Own My Soul (Sixty Days 3) - Page 4

“Go check on the guys,” I instructed Eric, and gestured through to the kitchen where the security guards were dealing with their own battle wounds.

He hovered a long moment. “Just don’t do anything stupid, yeah? Please don’t do anything fucking stupid, Bran.”

I couldn’t give him an answer to that, just kept my stare firm until he gave up the ghost and trekked on through to the back.

Once he was gone I turned my attention where it should have been earlier, before Drake made any appearance in this space. I clicked onto his encrypted message stream, catching my breath at the prospect of what the prick had pinged through to me.

I should never have ignored it in the first place. My attention should never have been so concerned with the girl upstairs that I turned my back on the one fucking thing that could take her from me.

I scanned the messages with heavy brows.

Pick up the fucking phone, Grant, and call me before I find other ways of reaching you.

Client care is everything. The girl is nothing. Send out those schedule documents before I have to send them for you. They want to fucking see her.

What’s the matter with you? What the fuck is going on with this girl?

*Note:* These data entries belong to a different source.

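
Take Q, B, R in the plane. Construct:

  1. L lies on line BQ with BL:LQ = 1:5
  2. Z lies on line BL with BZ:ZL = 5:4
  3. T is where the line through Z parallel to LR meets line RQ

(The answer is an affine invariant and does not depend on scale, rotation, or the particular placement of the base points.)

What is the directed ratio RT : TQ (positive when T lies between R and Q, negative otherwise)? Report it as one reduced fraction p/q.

Set Q = (0, 0), B = (1, 0), R = (0, 1); any affine frame gives the same invariant.
1. L lies on line BQ with BL:LQ = 1:5 ⇒ L = (5/6, 0)
2. Z lies on line BL with BZ:ZL = 5:4 ⇒ Z = (49/54, 0)
3. T is where the line through Z parallel to LR meets line RQ ⇒ T = (0, 49/45)
T = R + t·(Q−R) with t = -4/45, so RT:TQ = t:(1−t) = -4/45:49/45

RT:TQ = -4/49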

I’m done with this. Pick up the phone or I’ll turn up in person. Believe me, neither of us want that outcome.

And then one more.

I’m on my way. Be ready.

I should have known. Should have read them. Should have made the necessary plans to face Drake on even ground.

I typed out a response to his stream of pings.

We need to speak, Drake. I won’t let this go. I won’t let her go.

But no. I couldn’t put that. I couldn’t make my priorities obvious. I deleted the text and typed out an alternative.

We need to speak, Drake. Business needs attention. We both need to get our facts straight.

I hit send and lit up a cigarette at my desk, my throat tight from all the smoke I’d gulped down my neck already that evening.

And then I thought. I thought hard. I weighed up the avenues through which I could find my sweet girl in person and fight to get her back in my arms.

But there was no obvious avenue.

Drake had a bottomless pool of properties he could be holing my beautiful girl up in. He had manors dotted across the country, as well as several villas overseas. He had work buildings, and back alley retreats, and an ocean of business partner-clients whose locations he could cash in on.

My chances of rolling up at the right address and waltzing on in for a standoff were nothing better than finding a rat’s shit in a fucking giant haystack.

I rubbed my forehead, fighting back the shiver of guilt. Guilt at abandoning Paige without realising how vulnerable she was to Drake’s grasp. Guilt at dragging my brother into this carnage without even being forthcoming with my motivations in this sorry spectacle.

Guilt at the security team coming up against a much stronger force without so much as a hint the barrage was coming.

Guilt at being such a fucking idiot.

I finished up my cigarette before I clicked through to the scheduling screen, and then I saw it. My temples pounded worse than I imagined fucking Eric’s did as I scanned the listings.

Drake had fucking done it. He’d done it already.

He’d confirmed every client bid with a window of time for their appearance with their sixty-day acquisition. Paige was booked up, day by day in advance, slot after slot booked in with our vile filthy cunts of clients, their preferences mapped out in perfectly readable form.

Bondage. Whipping. Strangulation. Group action. Double penetration. Humiliation.

And worse.

So much fucking worse that I clicked right on back out of there.

I leaned back in my chair with my pulse racing strong, mouth dry, and I cursed myself for my own stupid part in this chaos.

If I really was the monster I’d been so keen to convince Miss Emmerson I was in this space, I’d have shrugged off my part in this mess and tried to rectify this shithole of a situation with Drake. I’d have written this off as a bad sixty-day project and put Paige’s sad outcome at having to fulfil her obligations with my prick of a business partner down to nothing more than fine print.

But I couldn’t.

I couldn’t because I was desperate to have the girl back in my grasp. I was desperate to have her at my side, her eyes locked on mine, her body mine to touch, to want, to command.

To protect.

That was the worst of the whole sorry shit storm. I wanted to protect her.

I knew it deep down. Knew it would have been the case regardless of the idiot hard lines I’d been maintaining through our developing closeness, that there was no way I’d be able to watch Paige take her punishment at another man’s hands. There was no way I’d have been able to stand aside and watch another man take his fill of that delicious body I’d come to crave so much with my own.